Church of the Saviour on the Spilled Blood |
Walking tours of the city enable tourists to take in all these
sights, as do boat trips around the canals in summer. You perhaps
wouldn't associate Russia with outdoor activities in the sun, but as
our conversation teacher became so fond of reiterating, the weather
in St Petersburg is very changeable. In February, for example, we
took a casual stroll on the Gulf of Finland, which remains frozen
solid until mid-March. By late April, however, the same water was
thawed and ready for boat-loads of tourists taking hydrofoils to
Peterhof.
Peterhof and Tsarskoe Selo, the two most famous summer residences of
the Russian Tsars, are hugely popular excursions amongst tourists.
While the palace and museums at Peterhof often charge expensive
admission fees, the grounds alone – classically symmetrical gardens
with a spectacular array of golden fountains – are worth the trip.
The parks at Tsarskoe Selo are similarly impressive, but here it is
worth paying the (cheaper) admission to the Catherine Palace to see
the sumptuous interiors, not least the recently restored Amber Room.
Peterhof |
Of course, not everybody is staying in St Petersburg for four months,
with the opportunity for day-trips out of the city. However
fountain-lined parks are never far away in this city, and so an
afternoon visit to the Summer Garden fulfils desires to see
sculptures and pavilions designed by Peter the Great. For more
rambling, less elegant beauty, the botanical gardens are the ideal
location for a relaxed moment and a chance, for once, to be away from
the imposing gold structures found on every street corner! And if you
can afford the time for a not particularly Russian activity, the zoo
is also a fun visit – although alongside polar bears and lions, you
should expect to marvel at such wonders as the lynx that is
definitely a domestic cat, the hens, two magpies, and a pigeon, all
of whom have their own cages.
Naturally
my last couple of posts have barely touched upon everything there is
to see and do in St Petersburg, and of course everyone has different
tastes and expectations. For a few of us, trips to the Mariinsky
Theatre to see the operas Evgenii
Onegin and
The
Marriage of Figaro
were unmissable nights out, whilst anyone who has studied Russian
poetry at university would be considered a charlatan if they didn't
make a brief pilgrimage to the statue of the Bronze Horseman. The
souvenir market tucked behind the Church on the Spilled Blood is not
to be skipped, especially if your trip is a one-off, as it's the best
place to find hats, matryoshkas
(Russian dolls) and bits and pieces of artwork.
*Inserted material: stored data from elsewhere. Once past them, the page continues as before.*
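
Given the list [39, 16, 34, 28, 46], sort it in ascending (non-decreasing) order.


Original list: [39, 16, 34, 28, 46]
Repeatedly take the smallest remaining element:
  Remaining [39, 16, 34, 28, 46] -> smallest is 16
  Remaining [39, 34, 28, 46] -> smallest is 28
  Remaining [39, 34, 46] -> smallest is 34
  Remaining [39, 46] -> smallest is 39
  Remaining [46] -> smallest is 46
Collecting the picks in order gives the sorted list.
Final answer: [16, 28, 34, 39, 46]


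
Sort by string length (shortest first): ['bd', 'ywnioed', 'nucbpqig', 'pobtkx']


Compute lengths:
  'bd' has length 2
  'ywnioed' has length 7
  'nucbpqig' has length 8
  'pobtkx' has length 6
Lengths in increasing order: 2 < 6 < 7 < 8
Listing the words in that order gives the answer.
Final answer: ['bd', 'pobtkx', 'ywnioed', 'nucbpqig']


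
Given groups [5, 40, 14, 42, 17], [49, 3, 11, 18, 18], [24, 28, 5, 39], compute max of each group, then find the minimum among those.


Find max of each group:
  Group 1: [5, 40, 14, 42, 17] -> max = 42
  Group 2: [49, 3, 11, 18, 18] -> max = 49
  Group 3: [24, 28, 5, 39] -> max = 39
Maxes: [42, 49, 39]
Minimum of maxes = 39
Final answer: 39


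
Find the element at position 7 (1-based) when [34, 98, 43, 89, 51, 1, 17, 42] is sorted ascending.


Sort ascending: [1, 17, 34, 42, 43, 51, 89, 98]
The 7th element (1-indexed) is at index 6.
Value = 89
Final answer: 89


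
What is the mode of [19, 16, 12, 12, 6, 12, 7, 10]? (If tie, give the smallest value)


Count the frequency of each value:
  6 appears 1 time(s)
  7 appears 1 time(s)
  10 appears 1 time(s)
  12 appears 3 time(s)
  16 appears 1 time(s)
  19 appears 1 time(s)
Maximum frequency is 3.
Only 12 reaches that frequency, so it is the mode.
Final answer: 12


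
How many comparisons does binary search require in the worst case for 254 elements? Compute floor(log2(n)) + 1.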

Twice in our last week in the city, we walked to the river at one in
the morning, to see the bridges go up. By mid-June we had entered the
famous White Nights of St Petersburg – a period where, being so
close to the Arctic Circle, the nights do not actually get dark.
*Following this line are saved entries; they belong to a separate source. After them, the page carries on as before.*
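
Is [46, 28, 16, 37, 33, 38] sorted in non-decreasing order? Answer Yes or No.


Check consecutive pairs:
  46 <= 28? False
  28 <= 16? False
  16 <= 37? True
  37 <= 33? False
  33 <= 38? True
3 consecutive pair(s) are out of order, so the list is not sorted.
Final answer: No


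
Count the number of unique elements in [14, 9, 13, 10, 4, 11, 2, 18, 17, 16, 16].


List all unique values:
Distinct values: [2, 4, 9, 10, 11, 13, 14, 16, 17, 18]
Count = 10
Final answer: 10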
Inevitably this led to near insomnia, and a fine excuse to be walking
the city streets at 2am. I have never felt so in love with a place
than St Petersburg at this time of year – and night – and
watching the huge floodlit bridges go up and ships ranging from tiny
tourist boats to huge trade vessels make their way upriver was a
genuinely magical experience.
We've all had great experiences living in St Petersburg, and as a
close-knit group of friends have discussed and reminisced over each
and every one. But at that moment, as the boats sailed by in the 2am
sunset (or was it sunrise?) we all watched silently. I'm pretty sure
we were all thinking the same thing: even after four months we'd be
sad to go home finally – and if nothing else, we're never going to
forget the unique sights offered to us by St Petersburg and Russia.